The entire topic is no laughing matter. The study, too-blandly called a “review,” was commissioned after ambulances were stranded in snowdrifts and the emergency call system backed up in 2010, the consequence of a December blizzard.

But the city tried to keep the report secret, insisting that it’s only “a draft.”

A New York Supreme Court judge, Arthur F. Engoren, ordered the city to release the report, and wiped up the floor with the mayor, comparing the city government's behavior to that of Richard Nixon claim of executive privilege during the Watergate scandal.

"A coverup plain and simple"

"The city [government] is not the only interest group here. And the city’s not infallible,” the judge thundered.

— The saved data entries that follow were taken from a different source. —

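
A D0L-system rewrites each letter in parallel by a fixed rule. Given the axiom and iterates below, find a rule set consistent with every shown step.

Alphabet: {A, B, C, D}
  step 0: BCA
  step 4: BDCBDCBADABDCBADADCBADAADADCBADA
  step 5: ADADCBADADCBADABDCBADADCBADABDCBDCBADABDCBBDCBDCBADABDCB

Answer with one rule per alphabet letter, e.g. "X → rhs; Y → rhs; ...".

A->B, B->ADA, C->B, D->DC

  step 4 ⇒ step 5: BDCBDCBADABDCBADADCBADAADADCBADA ⇒ ADA·DC·B·ADA·DC·B·ADA·B·DC·B·ADA·DC·B·ADA·B·DC·B·DC·B·ADA·B·DC·B·B·DC·B·DC·B·ADA·B·DC·B
    A ↦ B
    B ↦ ADA
    C ↦ B
    D ↦ DC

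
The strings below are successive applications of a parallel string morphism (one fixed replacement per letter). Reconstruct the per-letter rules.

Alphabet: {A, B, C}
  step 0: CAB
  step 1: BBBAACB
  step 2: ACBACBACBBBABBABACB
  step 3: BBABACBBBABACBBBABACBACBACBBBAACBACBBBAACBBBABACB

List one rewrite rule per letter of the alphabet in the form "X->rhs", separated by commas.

  step 2 ⇒ step 3: ACBACBACBBBABBABACB ⇒ BBA·B·ACB·BBA·B·ACB·BBA·B·ACB·ACB·ACB·BBA·ACB·ACB·BBA·ACB·BBA·B·ACB
    A ↦ BBA
    B ↦ ACB
    C ↦ B

A->BBA, B->ACB, C->B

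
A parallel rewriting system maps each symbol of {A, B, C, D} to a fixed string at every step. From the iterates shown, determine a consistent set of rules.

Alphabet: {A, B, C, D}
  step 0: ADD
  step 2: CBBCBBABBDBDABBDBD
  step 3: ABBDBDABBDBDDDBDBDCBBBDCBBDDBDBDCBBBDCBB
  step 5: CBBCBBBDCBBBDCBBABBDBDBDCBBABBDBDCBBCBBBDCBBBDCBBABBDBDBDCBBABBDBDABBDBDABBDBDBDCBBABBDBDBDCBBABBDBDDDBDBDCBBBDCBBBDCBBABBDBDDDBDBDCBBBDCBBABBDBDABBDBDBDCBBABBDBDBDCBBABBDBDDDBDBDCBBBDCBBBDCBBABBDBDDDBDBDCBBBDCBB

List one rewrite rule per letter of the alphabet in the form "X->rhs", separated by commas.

  step 2 ⇒ step 3: CBBCBBABBDBDABBDBD ⇒ AB·BD·BD·AB·BD·BD·DD·BD·BD·CBB·BD·CBB·DD·BD·BD·CBB·BD·CBB
    A ↦ DD
    B ↦ BD
    C ↦ AB
    D ↦ CBB

A->DD, B->BD, C->AB, D->CBB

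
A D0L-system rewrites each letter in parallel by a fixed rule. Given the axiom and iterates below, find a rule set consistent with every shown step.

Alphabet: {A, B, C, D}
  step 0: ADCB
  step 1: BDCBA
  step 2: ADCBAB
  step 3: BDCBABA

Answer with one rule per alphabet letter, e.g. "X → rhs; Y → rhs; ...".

  step 2 ⇒ step 3: ADCBAB ⇒ B·DC·B·A·B·A
    A ↦ B
    B ↦ A
    C ↦ B
    D ↦ DC

A->B, B->A, C->B, D->DC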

Added an attorney for union employees of the fire department, which was demanding to see the report, “They could label this a draft in perpetuity. It’s a cover up, plain and simple.”

The judge ordered the documents released to the firefighters, which may decide to introduce them into evidence during an arbitration hearing.

Emperor Bloomberg’s was reported “irritated” and said, “We are studying our options.”

Right. Maybe options like stonewalling the judge.